The Final Barrier: Key Derivation Algorithm Mismatch

With the argument order fixed, one final verification was done, the command now does not fail, but the filesystem still not mounts. Looking at visible crypto parameters, everything looked fine, but it was not.

$ sudo dmsetup table pippo

On Fedora, it returned:

0 3907026944 crypt aes-cbc-essiv:sha256 0000000000000000000000000000000000000000000000000000000000000000 0 8:17 0

On old machine, it returned:

0 3907026944 crypt aes-cbc-essiv:sha256 0000000000000000000000000000000000000000000000000000000000000000 0 8:97 0

Identical! This meant that the same crypto algorithm was being used, and I was providing the same passphrase. So, in theory, everything should have been correct.

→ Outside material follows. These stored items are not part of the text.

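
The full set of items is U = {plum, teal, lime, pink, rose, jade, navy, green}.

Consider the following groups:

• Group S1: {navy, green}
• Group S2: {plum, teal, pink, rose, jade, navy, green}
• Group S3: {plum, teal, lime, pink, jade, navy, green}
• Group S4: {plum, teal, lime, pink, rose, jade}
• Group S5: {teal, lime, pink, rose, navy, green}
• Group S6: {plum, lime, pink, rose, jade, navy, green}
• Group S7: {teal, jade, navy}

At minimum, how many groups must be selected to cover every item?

2

S1 and S4 cover everything between them: the union {plum, teal, lime, pink, rose, jade, navy, green} is all of U.
No single group has all 8 items (the largest, S2, has 7), so 2 is optimal.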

And yet… mounting still failed.

The log only confirmed that the same encryption algorithm was in play; it didn’t prove that the same key was actually being used. Since the key is derived from the passphrase, hashing algorithm, and other parameters.

A final comparison of the cryptsetup debug logs revealed the culprit:

Even though both systems used the same hashing algorithm (aes-cbc-essiv:sha256), they used different passphrase-to-key derivation methods internally. Fedora’s version of cryptsetup was not deriving the same encryption key.

The Fix: Explicitly Specifying the Hash Algorithm (`RIPEMD-160`) and Mode

The final working command had to ensure that Fedora derived the key exactly like the old machine:

$ sudo cryptsetup create pippo --cipher aes-cbc-essiv:sha256 --key-size 256 --hash ripemd160 --type plain /dev/sda1

And finally:

$ sudo mount /dev/mapper/pippo /mnt/0 $ ls /mnt/0

Success! The partition mounted perfectly.

The Conclusion: Lessons Learned

Look things carefully before blaming the kernel.
Cryptographic defaults change across cryptsetup versions: be explicit!
The order of command-line arguments in cryptsetup matters.
Compare dmsetup table outputs is not just enough.
Key derivation methods can differ, and it is not evident!

After all the deep dives into kernel modules, crypto policies, and hashing algorithms, the entire issue boiled down to two things:

Wrong argument order in cryptsetup
Key derivation differences between cryptosetup versions.

A truly fitting end to a classic Linux troubleshooting adventure.